Abstract 3162: Mobilization of CXCR4+ Stem Cells in Acute Myocardial Infarction is Correlated with Left Ventricular Ejection Fraction and Myocardial Perfusion Assessed by MRI in 1 year follow-up (REGENT Trial)
Stem cells are mobilized into peripheral blood early in acute myocardial infarction (AMI). In patients with low left ventricular ejection fraction (LVEF) in acute phase of AMI the mobilization of stem cells is significantly impaired, however there is no data regarding the long-term MRI follow-up. AIM of the study was to correlate the early mobilization of CD34/CXCR4 + stem cells and the number of circulating cells after 1 year in patients with AMI treated with primary PCI with LVEF, left ventricular remodeling, late enhancement and adenosine first pass myocardial perfusion after 1 year follow-up.
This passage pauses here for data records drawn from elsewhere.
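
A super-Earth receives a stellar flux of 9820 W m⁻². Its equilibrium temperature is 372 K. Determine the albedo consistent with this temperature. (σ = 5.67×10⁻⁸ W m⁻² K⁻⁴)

From T_eq⁴ = S(1−A)/(4σ): 1−A = 4σT_eq⁴/S.
1−A = 4 × 5.67×10⁻⁸ × (372)⁴ / 9820 = 0.442.

A ≈ 0.56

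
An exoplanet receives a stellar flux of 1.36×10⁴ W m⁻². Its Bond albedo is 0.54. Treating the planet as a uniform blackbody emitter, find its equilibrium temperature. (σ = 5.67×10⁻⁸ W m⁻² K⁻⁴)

Energy balance: absorbed = emitted ⇒ πR²·S(1−A) = 4πR²·σT_eq⁴, so T_eq⁴ = S(1−A)/(4σ).
T_eq = [1.36×10⁴ × 0.46 / (4 × 5.67×10⁻⁸)]^(1/4) = (2.76×10¹⁰)^(1/4) = 408 K.

T_eq ≈ 408 K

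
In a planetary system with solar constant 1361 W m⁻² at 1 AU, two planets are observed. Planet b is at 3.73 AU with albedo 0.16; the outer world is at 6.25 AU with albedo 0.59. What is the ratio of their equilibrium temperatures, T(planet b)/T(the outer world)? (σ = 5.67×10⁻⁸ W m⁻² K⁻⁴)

T_eq = [S₀(1−A)/(4σd²)]^(1/4), so T ∝ (1−A)^(1/4) / √d.
T₁ = [1361×0.84/(4×5.67×10⁻⁸×3.73²)]^(1/4) = 137.97 K.
T₂ = [1361×0.41/(4×5.67×10⁻⁸×6.25²)]^(1/4) = 89.09 K.

T₁/T₂ ≈ 1.549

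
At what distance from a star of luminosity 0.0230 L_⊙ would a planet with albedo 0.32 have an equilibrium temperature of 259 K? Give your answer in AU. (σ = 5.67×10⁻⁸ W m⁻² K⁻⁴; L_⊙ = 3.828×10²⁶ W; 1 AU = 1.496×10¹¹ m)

L = 0.0230 × 3.828×10²⁶ = 8.80×10²⁴ W.
From T_eq⁴ = L(1−A)/(16πσd²): d = √[L(1−A)/(16πσT_eq⁴)].
d = √[8.80×10²⁴ × 0.68 / (16π × 5.67×10⁻⁸ × (259)⁴)] = 2.16×10¹⁰ m = 0.144 AU.

d ≈ 0.144 AU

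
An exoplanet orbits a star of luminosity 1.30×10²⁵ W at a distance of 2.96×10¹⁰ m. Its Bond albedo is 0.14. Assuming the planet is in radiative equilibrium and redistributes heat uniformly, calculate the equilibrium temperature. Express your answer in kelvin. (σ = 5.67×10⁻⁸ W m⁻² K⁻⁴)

T_eq ≈ 259 K

Flux: S = L/(4πd²) = 1.30×10²⁵/(4π×(2.96×10¹⁰)²) = 1180 W m⁻².
Energy balance: absorbed = emitted ⇒ πR²·S(1−A) = 4πR²·σT_eq⁴, so T_eq⁴ = S(1−A)/(4σ).
T_eq = [1180 × 0.86 / (4 × 5.67×10⁻⁸)]^(1/4) = (4.48×10⁹)^(1/4) = 259 K.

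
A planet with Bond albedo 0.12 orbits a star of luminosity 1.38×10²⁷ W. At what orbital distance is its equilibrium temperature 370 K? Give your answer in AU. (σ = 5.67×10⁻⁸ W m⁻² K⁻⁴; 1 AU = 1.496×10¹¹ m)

d ≈ 1.01 AU

From T_eq⁴ = L(1−A)/(16πσd²): d = √[L(1−A)/(16πσT_eq⁴)].
d = √[1.38×10²⁷ × 0.88 / (16π × 5.67×10⁻⁸ × (370)⁴)] = 1.51×10¹¹ m = 1.01 AU.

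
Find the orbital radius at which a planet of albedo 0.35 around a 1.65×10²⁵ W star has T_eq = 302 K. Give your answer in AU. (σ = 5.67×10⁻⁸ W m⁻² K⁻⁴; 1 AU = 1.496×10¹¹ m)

From T_eq⁴ = L(1−A)/(16πσd²): d = √[L(1−A)/(16πσT_eq⁴)].
d = √[1.65×10²⁵ × 0.65 / (16π × 5.67×10⁻⁸ × (302)⁴)] = 2.13×10¹⁰ m = 0.142 AU.

d ≈ 0.142 AU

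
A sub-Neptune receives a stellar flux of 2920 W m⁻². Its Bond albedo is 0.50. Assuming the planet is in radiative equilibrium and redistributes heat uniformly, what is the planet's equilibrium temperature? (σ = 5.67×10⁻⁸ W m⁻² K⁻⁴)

T_eq ≈ 283 K

Energy balance: absorbed = emitted ⇒ πR²·S(1−A) = 4πR²·σT_eq⁴, so T_eq⁴ = S(1−A)/(4σ).
T_eq = [2920 × 0.50 / (4 × 5.67×10⁻⁸)]^(1/4) = (6.44×10⁹)^(1/4) = 283 K.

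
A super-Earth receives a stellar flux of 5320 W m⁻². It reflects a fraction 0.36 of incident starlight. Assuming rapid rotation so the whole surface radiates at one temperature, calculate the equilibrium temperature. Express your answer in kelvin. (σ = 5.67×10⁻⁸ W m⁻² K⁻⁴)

T_eq ≈ 350 K

Energy balance: absorbed = emitted ⇒ πR²·S(1−A) = 4πR²·σT_eq⁴, so T_eq⁴ = S(1−A)/(4σ).
T_eq = [5320 × 0.64 / (4 × 5.67×10⁻⁸)]^(1/4) = (1.50×10¹⁰)^(1/4) = 350 K.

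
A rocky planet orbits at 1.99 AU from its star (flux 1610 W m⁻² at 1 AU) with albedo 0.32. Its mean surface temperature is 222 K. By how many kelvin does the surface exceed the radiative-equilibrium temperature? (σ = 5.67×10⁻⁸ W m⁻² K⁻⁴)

ΔT ≈ 35.1 K

S = 1610/1.99² = 406.6 W m⁻².
T_eq = [S(1−A)/(4σ)]^(1/4) = [406.6×0.68/(4×5.67×10⁻⁸)]^(1/4) = 186.9 K.
ΔT = T_surf − T_eq = 222 − 186.9.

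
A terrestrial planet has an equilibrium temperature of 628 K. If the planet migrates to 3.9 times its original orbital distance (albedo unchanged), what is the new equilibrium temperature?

T_eq ≈ 318 K

T_eq ∝ L^(1/4) · d^(−1/2).
T′ = 628 / 3.9^(1/2) = 318 K.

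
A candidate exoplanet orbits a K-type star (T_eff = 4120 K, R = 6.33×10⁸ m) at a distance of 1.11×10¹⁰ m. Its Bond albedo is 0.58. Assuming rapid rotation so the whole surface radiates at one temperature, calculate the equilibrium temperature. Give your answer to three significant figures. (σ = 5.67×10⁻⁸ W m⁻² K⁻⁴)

L = 4πR_⋆²σT_⋆⁴ = 4π(6.33×10⁸)² × 5.67×10⁻⁸ × (4120)⁴ = 8.23×10²⁵ W.
S = L/(4πd²) = 5.31×10⁴ W m⁻².
Energy balance: absorbed = emitted ⇒ πR²·S(1−A) = 4πR²·σT_eq⁴, so T_eq⁴ = S(1−A)/(4σ).
T_eq = [5.31×10⁴ × 0.42 / (4 × 5.67×10⁻⁸)]^(1/4) = (9.84×10¹⁰)^(1/4) = 560 K.

T_eq ≈ 560 K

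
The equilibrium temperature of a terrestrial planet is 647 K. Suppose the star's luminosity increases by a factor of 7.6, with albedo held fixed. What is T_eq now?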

METHODS: 48 patients were enrolled during index AMI and 15 patients underwent control MRI scan after 12–14 months. Stem cells number was measured on admission, after 24 hours, 7 days and 1 year. MRI study was performed using 1.5 T scanner. First pass study (Turbo-FLASH, 3 slices, short axis view, 30 images per slice) was performed first in stress conditions (adenosine 140 ug/min/kg, 4 min) and after 15 min in rest conditions. Delayed contrast enhancement study was performed in 3,6,9,15 min after second contrast injection by using inversion recovery segmented 3D turbo FLASH.
RESULTS: In patients with baseline LVEF < 40% the number of mobilized stem cells on admission was significantly lower in comparison to patients with LVEF > 40% (p < 0.03). Patients with LVEF < 40% after 1 year had lower baseline CXCR4+ cell counts than patients with LVEF > 40% on follow-up visit (p< 0.03). Baseline number of CD34/CXCR4+ cells was positively correlated with LVEF after 1 year (r=0.51; p< 0.02), and negatively with parameters of LV remodeling: LVEDV (r=−0.31; p< 0.03) and LVESV (r=−0.34; p<0.04). The peak number of mobilized CD34/CXCR4+ cells early in AMI was also significantly negatively correlated with the mean delayed enhancement after 1 year (r=−0.30; p<0.03). In patients with low number of circulating CD34/CXCR4+ cells the number of segments displaying impaired adenosine first pass perfusion was significantly higher (p < 0.05) than in patients with higer number of circiulating cells.
CONCLUSION: In AMI patients the number of circulating CD34/CXCR4 cells is significantly correlated with LVEF, left ventricular remodeling and myocardial perfusion measured using MRI after 1 year follow-up.